IEEE Computer Society MSST

Sponsored by the IEEE Mass Storage Systems
Technical Committee
IEEE Computer Society

April 16 — 20, 2012
Asilomar Conference Grounds
Pacific Grove, CA


MSST 2012 Research Track Keynote Speaker

Dr. Erik Riedel, EMC

Erik Riedel
Efficient & Convenient - How To Build Big Storage As A Cloud

The talk will outline a framework for thinking about compute + data at petabyte-and exabyte-scale. There are a set of technology innovations that have allowed "the cloud" to blossom, but they also build logically on twenty years of storage research and trends.

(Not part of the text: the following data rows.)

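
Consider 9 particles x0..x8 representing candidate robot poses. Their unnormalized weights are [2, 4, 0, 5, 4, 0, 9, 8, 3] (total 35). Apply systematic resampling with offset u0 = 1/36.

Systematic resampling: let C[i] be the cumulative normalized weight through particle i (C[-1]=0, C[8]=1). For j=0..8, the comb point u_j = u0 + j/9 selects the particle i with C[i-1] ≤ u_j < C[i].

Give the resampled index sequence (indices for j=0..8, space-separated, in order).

0 1 3 4 6 6 7 7 8

C = [2/35, 6/35, 6/35, 11/35, 3/7, 3/7, 24/35, 32/35, 1]
j=0: u_0=1/36 ∈ [0, 2/35) → index 0
j=1: u_1=5/36 ∈ [2/35, 6/35) → index 1
j=2: u_2=1/4 ∈ [6/35, 11/35) → index 3
j=3: u_3=13/36 ∈ [11/35, 3/7) → index 4
j=4: u_4=17/36 ∈ [3/7, 24/35) → index 6
j=5: u_5=7/12 ∈ [3/7, 24/35) → index 6
j=6: u_6=25/36 ∈ [24/35, 32/35) → index 7
j=7: u_7=29/36 ∈ [24/35, 32/35) → index 7
j=8: u_8=11/12 ∈ [32/35, 1) → index 8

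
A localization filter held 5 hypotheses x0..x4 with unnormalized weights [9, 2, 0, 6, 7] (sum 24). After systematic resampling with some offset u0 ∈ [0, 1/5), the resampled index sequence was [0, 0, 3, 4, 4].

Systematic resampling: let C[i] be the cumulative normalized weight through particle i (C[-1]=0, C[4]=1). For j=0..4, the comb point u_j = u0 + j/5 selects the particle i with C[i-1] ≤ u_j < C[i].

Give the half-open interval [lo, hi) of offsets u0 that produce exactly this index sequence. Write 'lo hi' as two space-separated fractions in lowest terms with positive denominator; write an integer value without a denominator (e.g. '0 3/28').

13/120 7/40

C = [3/8, 11/24, 11/24, 17/24, 1]
j=0 picked index 0: u0 ∈ [0, 3/8)
j=1 picked index 0: u0 ∈ [-1/5, 7/40)
j=2 picked index 3: u0 ∈ [7/120, 37/120)
j=3 picked index 4: u0 ∈ [13/120, 2/5)
j=4 picked index 4: u0 ∈ [-11/120, 1/5)
intersection: [13/120, 7/40)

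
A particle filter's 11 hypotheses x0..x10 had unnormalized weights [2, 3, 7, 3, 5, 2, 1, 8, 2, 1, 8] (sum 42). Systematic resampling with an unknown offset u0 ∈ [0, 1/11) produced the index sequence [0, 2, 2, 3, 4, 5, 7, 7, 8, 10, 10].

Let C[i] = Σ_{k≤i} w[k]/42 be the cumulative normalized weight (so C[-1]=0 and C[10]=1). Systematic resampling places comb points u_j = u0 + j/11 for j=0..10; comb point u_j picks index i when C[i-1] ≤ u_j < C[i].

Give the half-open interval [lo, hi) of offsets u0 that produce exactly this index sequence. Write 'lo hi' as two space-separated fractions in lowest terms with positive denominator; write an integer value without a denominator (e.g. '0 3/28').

13/462 1/21

C = [1/21, 5/42, 2/7, 5/14, 10/21, 11/21, 23/42, 31/42, 11/14, 17/21, 1]
j=0 picked index 0: u0 ∈ [0, 1/21)
j=1 picked index 2: u0 ∈ [13/462, 15/77)
j=2 picked index 2: u0 ∈ [-29/462, 8/77)
j=3 picked index 3: u0 ∈ [1/77, 13/154)
j=4 picked index 4: u0 ∈ [-1/154, 26/231)
j=5 picked index 5: u0 ∈ [5/231, 16/231)
j=6 picked index 7: u0 ∈ [1/462, 89/462)
j=7 picked index 7: u0 ∈ [-41/462, 47/462)
j=8 picked index 8: u0 ∈ [5/462, 9/154)
j=9 picked index 10: u0 ∈ [-2/231, 2/11)
j=10 picked index 10: u0 ∈ [-23/231, 1/11)
intersection: [13/462, 1/21)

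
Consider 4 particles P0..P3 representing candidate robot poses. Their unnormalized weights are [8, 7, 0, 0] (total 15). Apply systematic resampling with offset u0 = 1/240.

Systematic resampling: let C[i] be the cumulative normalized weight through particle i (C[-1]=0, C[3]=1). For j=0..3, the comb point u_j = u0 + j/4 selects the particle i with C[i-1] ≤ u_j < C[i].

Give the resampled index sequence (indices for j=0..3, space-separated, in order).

0 0 0 1

C = [8/15, 1, 1, 1]
j=0: u_0=1/240 ∈ [0, 8/15) → index 0
j=1: u_1=61/240 ∈ [0, 8/15) → index 0
j=2: u_2=121/240 ∈ [0, 8/15) → index 0
j=3: u_3=181/240 ∈ [8/15, 1) → index 1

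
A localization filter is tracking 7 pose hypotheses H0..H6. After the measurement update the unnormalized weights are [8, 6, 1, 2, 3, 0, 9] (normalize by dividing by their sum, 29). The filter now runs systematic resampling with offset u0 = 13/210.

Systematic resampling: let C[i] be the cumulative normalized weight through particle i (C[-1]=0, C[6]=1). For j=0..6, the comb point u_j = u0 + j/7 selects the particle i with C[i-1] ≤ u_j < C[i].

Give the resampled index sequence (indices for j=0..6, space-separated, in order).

C = [8/29, 14/29, 15/29, 17/29, 20/29, 20/29, 1]
j=0: u_0=13/210 ∈ [0, 8/29) → index 0
j=1: u_1=43/210 ∈ [0, 8/29) → index 0
j=2: u_2=73/210 ∈ [8/29, 14/29) → index 1
j=3: u_3=103/210 ∈ [14/29, 15/29) → index 2
j=4: u_4=19/30 ∈ [17/29, 20/29) → index 4
j=5: u_5=163/210 ∈ [20/29, 1) → index 6
j=6: u_6=193/210 ∈ [20/29, 1) → index 6

0 0 1 2 4 6 6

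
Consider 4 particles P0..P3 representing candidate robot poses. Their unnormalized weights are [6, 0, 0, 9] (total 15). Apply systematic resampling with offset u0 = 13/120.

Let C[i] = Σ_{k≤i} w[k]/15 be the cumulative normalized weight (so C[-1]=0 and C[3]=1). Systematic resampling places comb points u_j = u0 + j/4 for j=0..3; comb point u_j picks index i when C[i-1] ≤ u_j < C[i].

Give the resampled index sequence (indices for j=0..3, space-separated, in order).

0 0 3 3

C = [2/5, 2/5, 2/5, 1]
j=0: u_0=13/120 ∈ [0, 2/5) → index 0
j=1: u_1=43/120 ∈ [0, 2/5) → index 0
j=2: u_2=73/120 ∈ [2/5, 1) → index 3
j=3: u_3=103/120 ∈ [2/5, 1) → index 3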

Cloud computing represents a clear computing and communications technology shift for many. Users no longer need control over the equipment or infrastructure that is "in the cloud" (public or private) to support them. This new model for delivering IT is not new to national labs or supercomputer centers, but is a change for many enterprises. The model is based on the Internet or fast internal networks and provides for management of web, data, and compute resources. It is massively scalable to support large, geographically dispersed content (data) and users (applications). Most importantly, since new technology only succeeds if it solves a problem more cheaply or more effectively than what it displaces, the new model provides levels of efficiency and convenience that traditionals models could not.

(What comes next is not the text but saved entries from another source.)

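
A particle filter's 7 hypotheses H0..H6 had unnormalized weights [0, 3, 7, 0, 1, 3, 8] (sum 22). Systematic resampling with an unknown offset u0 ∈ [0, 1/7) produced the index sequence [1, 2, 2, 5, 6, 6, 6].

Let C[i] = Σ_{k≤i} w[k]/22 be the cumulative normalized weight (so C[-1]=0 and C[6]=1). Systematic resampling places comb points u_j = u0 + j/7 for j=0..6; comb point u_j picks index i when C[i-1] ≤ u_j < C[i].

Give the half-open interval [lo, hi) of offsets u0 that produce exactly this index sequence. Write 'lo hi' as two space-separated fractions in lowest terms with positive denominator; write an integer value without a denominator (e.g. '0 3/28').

C = [0, 3/22, 5/11, 5/11, 1/2, 7/11, 1]
j=0 picked index 1: u0 ∈ [0, 3/22)
j=1 picked index 2: u0 ∈ [-1/154, 24/77)
j=2 picked index 2: u0 ∈ [-23/154, 13/77)
j=3 picked index 5: u0 ∈ [1/14, 16/77)
j=4 picked index 6: u0 ∈ [5/77, 3/7)
j=5 picked index 6: u0 ∈ [-6/77, 2/7)
j=6 picked index 6: u0 ∈ [-17/77, 1/7)
intersection: [1/14, 3/22)

1/14 3/22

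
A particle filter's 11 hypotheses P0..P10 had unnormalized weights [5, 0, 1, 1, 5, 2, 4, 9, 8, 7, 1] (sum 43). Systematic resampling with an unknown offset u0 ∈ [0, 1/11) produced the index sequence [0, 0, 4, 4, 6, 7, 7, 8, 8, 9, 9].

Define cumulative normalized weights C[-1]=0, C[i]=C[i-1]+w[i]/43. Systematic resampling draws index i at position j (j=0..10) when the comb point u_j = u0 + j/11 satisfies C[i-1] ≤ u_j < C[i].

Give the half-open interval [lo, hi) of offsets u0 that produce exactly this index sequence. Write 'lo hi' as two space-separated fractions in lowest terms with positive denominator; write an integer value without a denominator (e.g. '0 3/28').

0 3/473

C = [5/43, 5/43, 6/43, 7/43, 12/43, 14/43, 18/43, 27/43, 35/43, 42/43, 1]
j=0 picked index 0: u0 ∈ [0, 5/43)
j=1 picked index 0: u0 ∈ [-1/11, 12/473)
j=2 picked index 4: u0 ∈ [-9/473, 46/473)
j=3 picked index 4: u0 ∈ [-52/473, 3/473)
j=4 picked index 6: u0 ∈ [-18/473, 26/473)
j=5 picked index 7: u0 ∈ [-17/473, 82/473)
j=6 picked index 7: u0 ∈ [-60/473, 39/473)
j=7 picked index 8: u0 ∈ [-4/473, 84/473)
j=8 picked index 8: u0 ∈ [-47/473, 41/473)
j=9 picked index 9: u0 ∈ [-2/473, 75/473)
j=10 picked index 9: u0 ∈ [-45/473, 32/473)
intersection: [0, 3/473)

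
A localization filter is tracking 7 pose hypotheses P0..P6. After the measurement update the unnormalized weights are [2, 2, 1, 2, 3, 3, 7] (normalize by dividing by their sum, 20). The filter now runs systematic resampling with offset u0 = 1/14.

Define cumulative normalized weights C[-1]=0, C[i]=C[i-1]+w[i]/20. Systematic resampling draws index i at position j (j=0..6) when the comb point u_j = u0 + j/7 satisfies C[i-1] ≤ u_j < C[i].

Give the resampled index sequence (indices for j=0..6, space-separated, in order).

C = [1/10, 1/5, 1/4, 7/20, 1/2, 13/20, 1]
j=0: u_0=1/14 ∈ [0, 1/10) → index 0
j=1: u_1=3/14 ∈ [1/5, 1/4) → index 2
j=2: u_2=5/14 ∈ [7/20, 1/2) → index 4
j=3: u_3=1/2 ∈ [1/2, 13/20) → index 5
j=4: u_4=9/14 ∈ [1/2, 13/20) → index 5
j=5: u_5=11/14 ∈ [13/20, 1) → index 6
j=6: u_6=13/14 ∈ [13/20, 1) → index 6

0 2 4 5 5 6 6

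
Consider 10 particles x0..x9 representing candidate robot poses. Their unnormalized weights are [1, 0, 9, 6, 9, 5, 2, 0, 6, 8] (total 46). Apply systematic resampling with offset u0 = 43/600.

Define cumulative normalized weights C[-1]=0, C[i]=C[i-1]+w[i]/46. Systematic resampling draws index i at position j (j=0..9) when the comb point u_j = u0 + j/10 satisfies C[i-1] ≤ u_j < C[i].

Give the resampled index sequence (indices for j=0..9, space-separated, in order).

C = [1/46, 1/46, 5/23, 8/23, 25/46, 15/23, 16/23, 16/23, 19/23, 1]
j=0: u_0=43/600 ∈ [1/46, 5/23) → index 2
j=1: u_1=103/600 ∈ [1/46, 5/23) → index 2
j=2: u_2=163/600 ∈ [5/23, 8/23) → index 3
j=3: u_3=223/600 ∈ [8/23, 25/46) → index 4
j=4: u_4=283/600 ∈ [8/23, 25/46) → index 4
j=5: u_5=343/600 ∈ [25/46, 15/23) → index 5
j=6: u_6=403/600 ∈ [15/23, 16/23) → index 6
j=7: u_7=463/600 ∈ [16/23, 19/23) → index 8
j=8: u_8=523/600 ∈ [19/23, 1) → index 9
j=9: u_9=583/600 ∈ [19/23, 1) → index 9

2 2 3 4 4 5 6 8 9 9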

The talk wouldn't be complete if it didn't also mention flash, hard drives, APIs and energy consumption.



Dr. Erik Riedel, is Senior Director of Technology and Architecture in the Cloud Infrastructure Group at EMC in Cambridge, MA. The group builds scale-out storage for deployment in private and public clouds, with focus on scalability, robustness, metadata-informed policy, multi-tenancy and security.

Before joining EMC, Erik was Director of Interfaces and Architecture at Seagate Research in Pittsburgh, PA. The group he founded focused on novel devices with increased intelligence, performance, security and reliability, applicable to both multi-petabyte enterprise clusters and ad-hoc collections of consumer storage devices. He also worked at HP Labs in Palo Alto and spent time at Microsoft Research and Schlumberger Austin Research.

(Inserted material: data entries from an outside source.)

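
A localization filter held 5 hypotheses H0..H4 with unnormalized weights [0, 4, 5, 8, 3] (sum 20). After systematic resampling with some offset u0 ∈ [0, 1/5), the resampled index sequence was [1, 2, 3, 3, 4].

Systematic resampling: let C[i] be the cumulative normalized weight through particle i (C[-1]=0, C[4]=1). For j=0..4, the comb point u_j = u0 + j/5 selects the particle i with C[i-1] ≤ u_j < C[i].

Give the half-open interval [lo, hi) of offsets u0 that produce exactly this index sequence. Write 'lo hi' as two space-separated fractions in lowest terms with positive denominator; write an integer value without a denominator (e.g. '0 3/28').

C = [0, 1/5, 9/20, 17/20, 1]
j=0 picked index 1: u0 ∈ [0, 1/5)
j=1 picked index 2: u0 ∈ [0, 1/4)
j=2 picked index 3: u0 ∈ [1/20, 9/20)
j=3 picked index 3: u0 ∈ [-3/20, 1/4)
j=4 picked index 4: u0 ∈ [1/20, 1/5)
intersection: [1/20, 1/5)

1/20 1/5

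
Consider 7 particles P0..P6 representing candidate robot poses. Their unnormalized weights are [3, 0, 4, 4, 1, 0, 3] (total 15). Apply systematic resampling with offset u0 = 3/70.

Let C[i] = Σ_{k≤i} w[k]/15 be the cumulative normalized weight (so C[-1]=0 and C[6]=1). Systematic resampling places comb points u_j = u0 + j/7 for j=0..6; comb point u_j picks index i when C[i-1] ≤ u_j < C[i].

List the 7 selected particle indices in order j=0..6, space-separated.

C = [1/5, 1/5, 7/15, 11/15, 4/5, 4/5, 1]
j=0: u_0=3/70 ∈ [0, 1/5) → index 0
j=1: u_1=13/70 ∈ [0, 1/5) → index 0
j=2: u_2=23/70 ∈ [1/5, 7/15) → index 2
j=3: u_3=33/70 ∈ [7/15, 11/15) → index 3
j=4: u_4=43/70 ∈ [7/15, 11/15) → index 3
j=5: u_5=53/70 ∈ [11/15, 4/5) → index 4
j=6: u_6=9/10 ∈ [4/5, 1) → index 6

0 0 2 3 3 4 6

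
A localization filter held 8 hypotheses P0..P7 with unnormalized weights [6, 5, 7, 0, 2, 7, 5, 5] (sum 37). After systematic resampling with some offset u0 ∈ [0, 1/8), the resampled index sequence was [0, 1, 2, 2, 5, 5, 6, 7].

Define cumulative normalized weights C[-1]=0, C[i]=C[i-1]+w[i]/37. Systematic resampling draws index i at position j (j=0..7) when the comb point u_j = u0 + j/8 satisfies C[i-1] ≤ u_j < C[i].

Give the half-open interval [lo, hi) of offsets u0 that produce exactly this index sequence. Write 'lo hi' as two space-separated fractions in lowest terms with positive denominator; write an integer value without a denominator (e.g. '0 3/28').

7/148 31/296

C = [6/37, 11/37, 18/37, 18/37, 20/37, 27/37, 32/37, 1]
j=0 picked index 0: u0 ∈ [0, 6/37)
j=1 picked index 1: u0 ∈ [11/296, 51/296)
j=2 picked index 2: u0 ∈ [7/148, 35/148)
j=3 picked index 2: u0 ∈ [-23/296, 33/296)
j=4 picked index 5: u0 ∈ [3/74, 17/74)
j=5 picked index 5: u0 ∈ [-25/296, 31/296)
j=6 picked index 6: u0 ∈ [-3/148, 17/148)
j=7 picked index 7: u0 ∈ [-3/296, 1/8)
intersection: [7/148, 31/296)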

Erik has authored and co-authored more than a dozen granted patents and a number of pending patent applications, as well as numerous technical publications on a range of storage-related topics. He was a member of the SNIA Technical Council, and helped lead industry-wide education, promotion and standardization efforts for many years including object-based storage and energy-efficiency for storage.

Erik holds B.S., M.S.E. and Ph.D. degrees from Carnegie Mellon University. His thesis work was on Active Disks as an extension to Network-Attached Secure Disks (NASD). In 2010, he received the Distinguished Alumni award from the Parallel Data Lab (PDL) at Carnegie Mellon.